Extra usage is available for purchase. Price details surface inside the account flow rather than the public help centre. Factor that in before Claude Design becomes the daily driver for design work.

Wireframe to production needs a second pass

The first iteration of the AS interim landing page started in wireframe mode. Wireframes export cleanly to Claude Code. The deployed artifact required a few extra rounds in Claude Code to match what the Claude Design preview looked like. The wireframe is structure. Final design follows.

The lesson: pick the high-fidelity option when the design needs to land production-ready. The smoother path is to start in wireframe, import that wireframe project into a high-fidelity project once the structure is approved, then hand off the high-fidelity prototype to Claude Code. Fewer rounds, closer match between preview and shipped output. The porous project boundary I mentioned earlier is what makes this two-step workflow tractable.

Capabilities outside this review's scope

Claude Design produces more than HTML. The platform also generates slide decks (PPT, Google Slides) and animations, and the surface keeps expanding. The slide-generation path has held up for presentations outside the Automation Switch scope. Animations, video, and whatever Anthropic ships next sit on my list to stress-test. This review covers what I have run in production: the design-to-HTML path, the export formats, and the token-driven workflow. The honest scope.

Background dependence

The 30-minute, three-iteration loop assumes a specific operator profile. The cross-stack background I described in the opener removes friction at the handoff that operators coming from one side alone will still have to pay.

If your background sits on the design side of the stack, expect more rounds with Claude Code refining the implementation layer after the export. If your background sits on the development side, expect more turns refining the visual output before it lands on-brand. The tool is forgiving about which side you come from. The friction shifts based on which vocabulary is yours and which one is new.

When Claude Design wins

  • The work already lives inside the Anthropic ecosystem (Claude Code, Claude Desktop).
  • The design needs to flow into production code as one continuous pass.
  • You have a design token system you can feed in as prompt context.
  • The output target is developer-ready HTML and CSS.
  • Stakeholder review formats (PDF, PPTX) and the code path live in the same tool.

When to reach for another tool

  • The work needs native image generation as part of the design loop.
  • The design system lives entirely in Figma and a Figma plugin handoff is the constraint.
  • The team's broader workflow lives in a different tool chain.

What I am running with it now

The AS MCP Server Directory is shipping based on the three iterations Claude Design produced.
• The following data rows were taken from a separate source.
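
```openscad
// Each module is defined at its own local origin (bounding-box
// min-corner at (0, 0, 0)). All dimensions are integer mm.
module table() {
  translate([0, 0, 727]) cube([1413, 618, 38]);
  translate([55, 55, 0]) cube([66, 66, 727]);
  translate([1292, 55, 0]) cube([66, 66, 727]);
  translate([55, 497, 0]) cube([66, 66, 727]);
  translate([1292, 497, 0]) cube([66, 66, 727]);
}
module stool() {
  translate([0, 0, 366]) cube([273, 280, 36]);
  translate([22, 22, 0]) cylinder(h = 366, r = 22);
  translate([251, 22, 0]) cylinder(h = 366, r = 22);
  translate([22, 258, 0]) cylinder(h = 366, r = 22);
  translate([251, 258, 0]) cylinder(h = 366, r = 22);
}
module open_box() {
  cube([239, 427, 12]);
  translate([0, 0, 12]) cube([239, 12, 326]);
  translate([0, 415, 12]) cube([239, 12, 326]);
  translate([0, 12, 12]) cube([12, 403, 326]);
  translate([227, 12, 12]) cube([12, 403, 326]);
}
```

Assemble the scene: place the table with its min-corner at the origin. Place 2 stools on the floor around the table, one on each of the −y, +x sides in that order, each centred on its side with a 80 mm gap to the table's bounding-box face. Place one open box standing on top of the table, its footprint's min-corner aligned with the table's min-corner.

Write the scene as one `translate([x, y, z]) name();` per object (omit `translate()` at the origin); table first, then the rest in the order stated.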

The component library on AS is being extended using the same workflow. New page templates start as Claude Design iterations, get refined into production via Claude Code, and land on the live site through the AS Sanity-to-Next.js pipeline.

The token generator at /tools/design-token-generator keeps the loop reproducible. New iterations preserve brand fidelity end-to-end.

If you run a design system and you are evaluating AI design tools, two things matter: which ecosystem you want to live inside, and whether your tokens can flow as prompt context. Claude Design optimises for both, particularly if you already use Claude Code.